Julia Poska | November 20, 2019

An Iowa plant that produces ethanol from cellulose found in corn residue announced Tuesday that it will stop commercial operations in February.

Cellulosic ethanol is widely regarded as a more environmentally friendly version of the plant-based fuel because it provides a use for waste products like cobs and stalks rather than an incentive to put more land into industrial corn production.

Typical ethanol, made from corn kernels, has an “energy return on investment” (EROI) of less than 2:1, most sources agree. This means that the fuel supplies only about as much energy as was put into growing and refining the product. Researchers believe EROI for cellulosic ethanol could be somewhat higher than for corn-based ethanol, but still much lower than for other energy sources.

Despite the apparent benefits, cellulosic ethanol has been slow to take off.

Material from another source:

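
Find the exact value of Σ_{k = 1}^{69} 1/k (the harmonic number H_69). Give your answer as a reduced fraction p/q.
H_69 = 42409610330030873613929048033/8801320137209899102584580800

Direct summation: H_69 = 1 + 1/2 + ... + 1/69. The least common denominator is lcm(1, ..., 69) = 79211881234889091923261227200; over this denominator the numerator is 79211881234889091923261227200 + 39605940617444545961630613600 + 26403960411629697307753742400 + 19802970308722272980815306800 + 15842376246977818384652245440 + 13201980205814848653876871200 + 11315983033555584560465889600 + 9901485154361136490407653400 + 8801320137209899102584580800 + 7921188123488909192326122720 + 7201080112262644720296475200 + 6600990102907424326938435600 + 6093221633453007071020094400 + 5657991516777792280232944800 + 5280792082325939461550748480 + 4950742577180568245203826700 + 4659522425581711289603601600 + 4400660068604949551292290400 + 4169046380783636417013748800 + 3960594061744454596163061360 + 3771994344518528186821963200 + 3600540056131322360148237600 + 3443994836299525735793966400 + 3300495051453712163469217800 + 3168475249395563676930449088 + 3046610816726503535510047200 + 2933773379069966367528193600 + 2828995758388896140116472400 + 2731444180513416962871076800 + 2640396041162969730775374240 + 2555221975319002965266491200 + 2475371288590284122601913350 + 2400360037420881573432158400 + 2329761212790855644801800800 + 2263196606711116912093177920 + 2200330034302474775646145200 + 2140861654997002484412465600 + 2084523190391818208506874400 + 2031073877817669023673364800 + 1980297030872227298081530680 + 1931997103289977851786859200 + 1885997172259264093410981600 + 1842136772904397486587470400 + 1800270028065661180074118800 + 1760264027441979820516916160 + 1721997418149762867896983200 + 1685359175210406211133217600 + 1650247525726856081734608900 + 1616569004793654937209412800 + 1584237624697781838465224544 + 1553174141860570429867867200 + 1523305408363251767755023600 + 1494563796884699847608702400 + 1466886689534983183764096800 + 1440216022452528944059295040 + 1414497879194448070058236200 + 1389682126927878805671249600 + 1365722090256708481435538400 + 1342574258218459185140020800 + 1320198020581484865387687120 + 1298555430080149047922315200 + 1277610987659501482633245600 + 1257331448172842728940654400 + 1237685644295142061300956675 + 1218644326690601414204018880 + 1200180018710440786716079200 + 1182266884102822267511361600 + 1164880606395427822400900400 + 1147998278766508578597988800 = 381686492970277862525361432297, so H_69 = 381686492970277862525361432297/79211881234889091923261227200; reducing by gcd(381686492970277862525361432297, 79211881234889091923261227200) = 9 gives 42409610330030873613929048033/8801320137209899102584580800 ≈ 4.81855. (The PNT-adjacent estimate ln(69) + γ ≈ 4.81132 matches within O(1/n).)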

The Renewable Fuels Association 2019 Ethanol Industry Outlook report indicated that cellulosic sources provide only about 3.4% of U.S. ethanol production capacity.

The Des Moines Register reported that personnel of the plant, owned by POET, blamed the “pause” in production on the U.S. Environmental Protection Agency for granting Renewable Fuel Standard exemptions to oil refineries in recent years. The RFS sets minimum levels of biofuel that gasoline and diesel must contain, so exemptions reduce what would otherwise be a guaranteed demand for biofuel.

Cellulosic ethanol production has lagged behind forecasts since it first entered commercial purview, however.  In 2007, the Bush administration called for 100 million and 250 million gallons of commercial cellulosic ethanol production in 2010 and 2011 respectively. Actual commercial production did not begin until 2012, according to MIT Technology Review.

In July 2018, ethanolproducer.com thought national production of cellulosic ethanol could top 15 million gallons, far behind the EPA’s goal of 7 billion gallons for that year.

The POET cellulosic ethanol plant in Emmetsburg, Iowa opened in 2014, according to the Register. The facility cost $275 million to build and received about $120 million in state and federal incentives. The plant has a capacity to produce 20 million gallons of cellulosic ethanol annually, according to POET, and has spent years working on “optimizing” the production process to reach full capacity.

The plant will continue doing “research and development” on cellulosic ethanol while producing regular corn ethanol at another plant next door, according to the Register. Another cellulosic ethanol plant in Nevada, Iowa closed in 2017, the Register also reported.